A few years later, Beaupre and Burke became founding members of the so-called “Xavier Mafia” – a group of young, activist Democrats who worked for Springer in his council office. Gene became Springer’s chief of staff when the future talk show host was mayor and held a position in the city administration.
But in 1974 Gene was back on the Xavier campus and embarking on a teaching career that would last until his retirement in 2018.
“He really should be a teacher,” said Burke. “And he was someone who believed that politics, done right, is truly an honorable profession, regardless of the party.”
Comer was a graduate of a program founded by Beaupre called the Philosophy, Politics and the Public Honors Program, known on the Xavier campus as PPP.
PPP is a rigorous, interdisciplinary program that includes participation in public actions and the provision of internships in politics, government, and political advocacy.

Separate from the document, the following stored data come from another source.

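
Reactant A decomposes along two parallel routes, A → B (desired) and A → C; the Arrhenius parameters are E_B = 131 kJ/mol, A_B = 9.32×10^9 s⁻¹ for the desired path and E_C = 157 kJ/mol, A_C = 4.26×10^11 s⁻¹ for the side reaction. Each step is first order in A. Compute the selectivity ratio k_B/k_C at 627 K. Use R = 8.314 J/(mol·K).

3.21

Since both paths have the same order in A, the concentration cancels and S_{B/C} = k_B/k_C = (A_B/A_C)·exp[(E_C−E_B)/(RT)].
(E_C−E_B)/(RT) = (157−131)×10³/(8.314×627) = 26000/5213 = 4.988.
k_B/k_C = (9.32×10^9/4.26×10^11)·exp(4.988) = 0.02188 × 146.6 = 3.21.
Since E_B < E_C, lowering the temperature improves selectivity toward B.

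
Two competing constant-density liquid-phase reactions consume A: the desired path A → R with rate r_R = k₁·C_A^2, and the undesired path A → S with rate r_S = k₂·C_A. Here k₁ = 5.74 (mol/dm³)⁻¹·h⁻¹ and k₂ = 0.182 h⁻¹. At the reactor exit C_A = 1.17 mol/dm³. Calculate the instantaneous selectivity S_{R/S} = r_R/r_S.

36.9

S_{R/S} = r_R/r_S = (k₁·C_A^2)/(k₂·C_A) = (k₁/k₂)·C_A.
= (5.74×1.170^2) / (0.182×1.170) = 7.857/0.2129 = 36.9.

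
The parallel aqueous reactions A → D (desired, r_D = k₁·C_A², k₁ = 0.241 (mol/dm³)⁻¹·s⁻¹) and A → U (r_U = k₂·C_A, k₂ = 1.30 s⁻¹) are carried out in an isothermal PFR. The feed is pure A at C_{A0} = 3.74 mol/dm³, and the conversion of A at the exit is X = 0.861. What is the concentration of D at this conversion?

C_A = C_{A0}(1−X) = 0.5199 mol/dm³.
Along a PFR/batch, dC_U/dC_A = −r_U/(r_D+r_U) = −k₂/(k₂+k₁·C_A).
Integrating from C_{A0} to C_A: C_U = (1.30/0.241)·ln[(1.30+0.241·3.74)/(1.30+0.241·0.520)] = 5.394·ln(2.201/1.425) = 2.345 mol/dm³.
Then C_D = (C_{A0}−C_A) − C_U = 3.220 − 2.345 = 0.8753 mol/dm³.

0.875 mol/dm³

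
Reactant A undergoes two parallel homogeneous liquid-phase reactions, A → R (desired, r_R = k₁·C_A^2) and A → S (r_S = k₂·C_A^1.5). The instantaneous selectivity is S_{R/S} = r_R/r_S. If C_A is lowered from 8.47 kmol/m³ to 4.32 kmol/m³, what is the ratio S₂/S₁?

0.714

S_{R/S} = (k₁/k₂)·C_A^0.5, so S₂/S₁ = (C_{A,2}/C_{A,1})^0.5.
= (4.32/8.47)^0.5 = (0.5100)^0.5 = 0.714.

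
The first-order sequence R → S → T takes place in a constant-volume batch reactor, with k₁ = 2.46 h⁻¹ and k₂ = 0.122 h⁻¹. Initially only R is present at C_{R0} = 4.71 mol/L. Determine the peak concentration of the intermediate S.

Evaluating C_S at t_opt = ln(k₂/k₁)/(k₂−k₁) gives C_{S,max}/C_{R0} = (k₁/k₂)^[k₂/(k₂−k₁)].
= (2.46/0.122)^(0.122/(0.122−2.46)) = (20.16)^(-0.05218) = 0.8549.
C_{S,max} = 0.8549×4.71 = 4.03 mol/L.

4.03 mol/L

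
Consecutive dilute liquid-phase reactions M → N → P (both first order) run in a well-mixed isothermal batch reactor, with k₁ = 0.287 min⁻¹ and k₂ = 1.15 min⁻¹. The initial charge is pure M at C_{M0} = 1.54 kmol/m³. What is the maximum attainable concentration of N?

0.242 kmol/m³

Evaluating C_N at t_opt = ln(k₂/k₁)/(k₂−k₁) gives C_{N,max}/C_{M0} = (k₁/k₂)^[k₂/(k₂−k₁)].
= (0.287/1.15)^(1.15/(1.15−0.287)) = (0.2496)^(1.333) = 0.1573.
C_{N,max} = 0.1573×1.54 = 0.242 kmol/m³.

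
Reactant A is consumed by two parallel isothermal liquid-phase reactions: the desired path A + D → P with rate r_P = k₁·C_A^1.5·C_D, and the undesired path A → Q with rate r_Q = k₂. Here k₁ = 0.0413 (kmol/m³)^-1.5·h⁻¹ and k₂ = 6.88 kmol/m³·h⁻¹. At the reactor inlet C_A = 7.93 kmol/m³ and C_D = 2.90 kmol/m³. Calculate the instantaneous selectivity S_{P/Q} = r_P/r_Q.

0.389

S_{P/Q} = r_P/r_Q = (k₁·C_A^1.5·C_D)/(k₂) = (k₁/k₂)·C_A^1.5·C_D.
= (0.0413×7.930^1.5×2.900) / (6.88) = 2.675/6.880 = 0.389.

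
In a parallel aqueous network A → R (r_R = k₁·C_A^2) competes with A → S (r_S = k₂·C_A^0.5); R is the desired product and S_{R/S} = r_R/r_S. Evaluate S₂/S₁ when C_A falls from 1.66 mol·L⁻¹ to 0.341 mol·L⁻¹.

S_{R/S} = (k₁/k₂)·C_A^1.5, so S₂/S₁ = (C_{A,2}/C_{A,1})^1.5.
= (0.341/1.66)^1.5 = (0.2054)^1.5 = 0.0931.
Selectivity toward R falls as C_A falls — high-concentration operation is favoured.

0.0931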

“When I was at the PPP, Gene and I would go to The Echo a lot, have breakfast and talk politics,” Comer said, referring to the Hyde Park Diner’s landmark. “We made our predictions about the city council elections – who was that?” above who was below. I admired and respected him, but he also took my ideas seriously. That’s how Gene taught. “
Kelly Leon, who wrote a lovely obituary for Gene that can be found on the Rohde Funeral Home website, told me she first met Gene in 1982 when Gene was working on getting his friend Jerry Springer through a Democratic primary Bring Governor. Springer came third out of three candidates.

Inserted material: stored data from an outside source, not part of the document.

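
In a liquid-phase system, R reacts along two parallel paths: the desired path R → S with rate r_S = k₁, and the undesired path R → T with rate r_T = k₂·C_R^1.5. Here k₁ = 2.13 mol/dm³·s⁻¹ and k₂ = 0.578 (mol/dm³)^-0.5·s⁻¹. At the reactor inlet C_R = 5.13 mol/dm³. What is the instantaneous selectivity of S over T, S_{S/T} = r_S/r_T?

0.317

S_{S/T} = r_S/r_T = (k₁)/(k₂·C_R^1.5) = (k₁/k₂)·C_R^-1.5.
= (2.13) / (0.578×5.130^1.5) = 2.130/6.716 = 0.317.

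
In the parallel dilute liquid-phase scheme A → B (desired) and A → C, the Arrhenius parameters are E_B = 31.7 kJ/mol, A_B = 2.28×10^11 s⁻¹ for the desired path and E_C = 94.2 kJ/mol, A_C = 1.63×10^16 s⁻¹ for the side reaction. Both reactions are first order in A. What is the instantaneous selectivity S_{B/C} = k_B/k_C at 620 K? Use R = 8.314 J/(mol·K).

Since both paths have the same order in A, the concentration cancels and S_{B/C} = k_B/k_C = (A_B/A_C)·exp[(E_C−E_B)/(RT)].
(E_C−E_B)/(RT) = (94.2−31.7)×10³/(8.314×620) = 62500/5155 = 12.12.
k_B/k_C = (2.28×10^11/1.63×10^16)·exp(12.12) = 1.399×10^-5 × 1.844×10^5 = 2.58.

2.58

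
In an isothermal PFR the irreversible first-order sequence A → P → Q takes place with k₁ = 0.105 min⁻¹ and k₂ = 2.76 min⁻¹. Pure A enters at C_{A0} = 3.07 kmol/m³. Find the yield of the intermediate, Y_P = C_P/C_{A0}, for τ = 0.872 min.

The intermediate concentration in a first-order A→B→C sequence is C_P = k₁C_{A0}(e^(−k₁τ) − e^(−k₂τ))/(k₂−k₁).
e^(−k₁τ) = e^(−0.105×0.872) = e^(−0.09156) = 0.9125; e^(−k₂τ) = e^(−2.407) = 0.09011.
C_P = 0.105×3.07/(2.76−0.105) × (0.9125−0.09011) = 0.1214×0.8224 = 0.09985 kmol/m³.
Y_P = C_P/C_{A0} = 0.09985/3.07 = 0.0325.

0.0325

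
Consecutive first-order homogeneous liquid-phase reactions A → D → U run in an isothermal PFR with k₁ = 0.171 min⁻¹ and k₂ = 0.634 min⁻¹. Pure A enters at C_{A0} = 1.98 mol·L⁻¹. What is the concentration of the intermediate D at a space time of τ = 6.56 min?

For first-order series with pure A initially, C_D(τ) = k₁C_{A0}/(k₂−k₁)·(e^(−k₁τ) − e^(−k₂τ)).
e^(−k₁τ) = e^(−0.171×6.56) = e^(−1.122) = 0.3257; e^(−k₂τ) = e^(−4.159) = 0.01562.
C_D = 0.171×1.98/(0.634−0.171) × (0.3257−0.01562) = 0.7313×0.3101 = 0.2268 mol·L⁻¹.

0.227 mol·L⁻¹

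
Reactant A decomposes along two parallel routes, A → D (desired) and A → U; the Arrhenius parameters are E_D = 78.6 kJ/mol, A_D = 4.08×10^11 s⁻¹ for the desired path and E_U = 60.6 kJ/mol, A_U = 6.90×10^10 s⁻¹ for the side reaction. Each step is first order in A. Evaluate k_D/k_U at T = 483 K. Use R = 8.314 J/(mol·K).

0.0669

k_D/k_U = (A_D/A_U)·exp[−(E_D−E_U)/(RT)] = (A_D/A_U)·exp[(E_U−E_D)/(RT)].
(E_U−E_D)/(RT) = (60.6−78.6)×10³/(8.314×483) = -18000/4016 = -4.482.
k_D/k_U = (4.08×10^11/6.90×10^10)·exp(-4.482) = 5.913 × 0.01131 = 0.0669.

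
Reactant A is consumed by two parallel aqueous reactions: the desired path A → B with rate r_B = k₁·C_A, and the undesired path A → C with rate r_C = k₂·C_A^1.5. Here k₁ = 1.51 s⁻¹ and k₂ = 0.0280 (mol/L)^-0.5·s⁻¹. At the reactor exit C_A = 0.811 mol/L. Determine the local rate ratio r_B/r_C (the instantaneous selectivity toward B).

59.9

S_{B/C} = r_B/r_C = (k₁·C_A)/(k₂·C_A^1.5) = (k₁/k₂)·C_A^-0.5.
= (1.51×0.8110) / (0.0280×0.8110^1.5) = 1.225/0.02045 = 59.9.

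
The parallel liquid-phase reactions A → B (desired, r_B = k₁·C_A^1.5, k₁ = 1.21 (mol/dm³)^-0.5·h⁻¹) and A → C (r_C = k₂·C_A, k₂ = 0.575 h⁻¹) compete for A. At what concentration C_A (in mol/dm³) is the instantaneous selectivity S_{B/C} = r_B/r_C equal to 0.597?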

“But I really got to know him later, in 1996, when I was director of media relations at Xavier and Gene was vice president of government relations,” said Leon. “Technically, Gene reported to me. Which was kind of weird because I admired him as a teacher and a really great mind.

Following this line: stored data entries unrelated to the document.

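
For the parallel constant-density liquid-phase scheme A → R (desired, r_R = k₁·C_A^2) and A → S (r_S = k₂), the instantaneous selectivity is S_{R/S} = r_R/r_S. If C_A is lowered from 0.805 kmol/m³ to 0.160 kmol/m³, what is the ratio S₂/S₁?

0.0395

S_{R/S} = (k₁/k₂)·C_A^2, so S₂/S₁ = (C_{A,2}/C_{A,1})^2.
= (0.160/0.805)^2 = (0.1988)^2 = 0.0395.
Selectivity toward R falls as C_A falls — high-concentration operation is favoured.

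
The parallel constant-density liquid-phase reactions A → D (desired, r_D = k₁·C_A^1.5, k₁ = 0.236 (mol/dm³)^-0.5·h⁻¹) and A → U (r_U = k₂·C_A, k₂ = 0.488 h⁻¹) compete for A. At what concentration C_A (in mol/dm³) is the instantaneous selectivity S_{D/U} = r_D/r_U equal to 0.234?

0.234 mol/dm³

S_{D/U} = (k₁/k₂)·C_A^0.5 ⇒ C_A = (S·k₂/k₁)^(2).
= (0.234×0.488/0.236)^(2) = (0.4839)^(2) = 0.234 mol/dm³.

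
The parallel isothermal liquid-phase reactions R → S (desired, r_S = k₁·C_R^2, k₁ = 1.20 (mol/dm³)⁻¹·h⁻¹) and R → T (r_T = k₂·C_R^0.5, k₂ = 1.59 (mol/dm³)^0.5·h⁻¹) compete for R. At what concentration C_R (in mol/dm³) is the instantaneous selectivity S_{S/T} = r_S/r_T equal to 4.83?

3.45 mol/dm³

S_{S/T} = (k₁/k₂)·C_R^1.5 ⇒ C_R = (S·k₂/k₁)^(1/1.5).
= (4.83×1.59/1.20)^(0.6667) = (6.400)^(0.6667) = 3.45 mol/dm³.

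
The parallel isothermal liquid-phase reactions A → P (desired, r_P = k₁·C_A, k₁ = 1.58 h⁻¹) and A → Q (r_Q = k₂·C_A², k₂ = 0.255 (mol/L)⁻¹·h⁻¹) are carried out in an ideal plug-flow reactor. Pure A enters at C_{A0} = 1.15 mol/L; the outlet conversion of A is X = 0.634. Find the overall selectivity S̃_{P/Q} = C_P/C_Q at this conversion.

7.95

C_A = C_{A0}(1−X) = 0.4209 mol/L.
Along a PFR/batch, dC_P/dC_A = −r_P/(r_P+r_Q) = −k₁/(k₁+k₂·C_A).
Integrating from C_{A0} to C_A: C_P = (1.58/0.255)·ln[(1.58+0.255·1.15)/(1.58+0.255·0.421)] = 6.196·ln(1.873/1.687) = 0.6477 mol/L.
C_Q = (C_{A0}−C_A)−C_P = 0.08144 mol/L; S̃_{P/Q} = 0.6477/0.08144 = 7.95.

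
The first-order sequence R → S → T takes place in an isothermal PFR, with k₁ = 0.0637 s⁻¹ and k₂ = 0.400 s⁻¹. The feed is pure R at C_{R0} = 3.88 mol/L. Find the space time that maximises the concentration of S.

For first-order series the maximum of C_S occurs at τ_opt = ln(k₂/k₁)/(k₂−k₁).
= ln(0.400/0.0637)/(0.400−0.0637) = ln(6.279)/0.3363 = 1.837/0.3363 = 5.46 s.

5.46 s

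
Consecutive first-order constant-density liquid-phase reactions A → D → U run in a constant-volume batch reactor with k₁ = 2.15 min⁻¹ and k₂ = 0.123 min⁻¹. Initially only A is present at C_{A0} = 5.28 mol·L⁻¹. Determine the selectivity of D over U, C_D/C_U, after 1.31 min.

8.33

The intermediate concentration in a first-order A→B→C sequence is C_D = k₁C_{A0}(e^(−k₁t) − e^(−k₂t))/(k₂−k₁).
e^(−k₁t) = e^(−2.15×1.31) = e^(−2.817) = 0.05981; e^(−k₂t) = e^(−0.1611) = 0.8512.
C_D = 2.15×5.28/(0.123−2.15) × (0.05981−0.8512) = (-5.600)×(-0.7914) = 4.432 mol·L⁻¹.
C_A = C_{A0}e^(−k₁t) = 0.3158 mol·L⁻¹, so C_U = C_{A0}−C_A−C_D = 0.5322 mol·L⁻¹; C_D/C_U = 8.33.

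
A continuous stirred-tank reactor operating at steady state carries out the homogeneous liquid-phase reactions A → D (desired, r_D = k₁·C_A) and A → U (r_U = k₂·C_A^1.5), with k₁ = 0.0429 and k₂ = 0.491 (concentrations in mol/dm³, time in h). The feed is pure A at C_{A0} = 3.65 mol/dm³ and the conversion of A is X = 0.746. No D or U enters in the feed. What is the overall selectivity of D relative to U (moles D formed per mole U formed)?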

“What really touched me was that whenever I sat and talked to Gene, he talked about his students and how smart and talented they were,” said Leon. “He had such a bond with the students he taught.”
And Beaupre, Leon said, loved being the point of contact for local media when they needed someone to talk to about elections and politics in general.
“He really loved that role; he enjoyed it,” said Leon. “And he was so good at it. He could explain the most complex situations to everyone.”
I’ve benefited from Gene’s expertise hundreds of times over the years.
I remember one day at the 2008 Democratic National Convention in Denver – a historic event where Barack Obama was nominated for the presidency – when I walked from one of the huge media tents to the nearby Pepsi Center, where the congressional sessions were held . Who do I meet other than Gene Beaupre and his good friend Brendon Cull, who worked for Gene’s wife, Lynn Marmer, when she was group vice president of corporate affairs at Kroger.
They weren’t delegates, but both were well-connected Democrats who’d taken care of guest credentials for Congress. Cull, now executive vice president of the Cincinnati USA Regional Chamber, and friend Gene roamed the convention venue and delegation hotel in Ohio like two tourists on vacation, just soaking up the political theater and history that was being written in Denver that week .
“I should have known that I would see you here,” I told them.
Gene just flashed that famous toothy grin.
I really wish I could meet him again. Just to have a cup of coffee and talk about politics. Thank god my friend.
Lynn Marmer and Gene’s daughter, Emily Marie Beaupre, are soliciting donations to the Cincinnati Alzheimer’s Associations or a charity of your choice on behalf of Gene. If you wish, Lynn and Emily ask for a perennial instead of flowers that they see plant and bloom every spring to commemorate Gene’s presence in their lives.
A Christian funeral mass will be held on Friday, June 4th at 11 a.m. at the Bellarmine Chapel on the Xavier University campus. This is immediately followed by a reception in the Conaton Board Room in Xaviers Schmidt Hall, the President’s office.
For those who cannot attend, the fair will be streamed live on YouTube.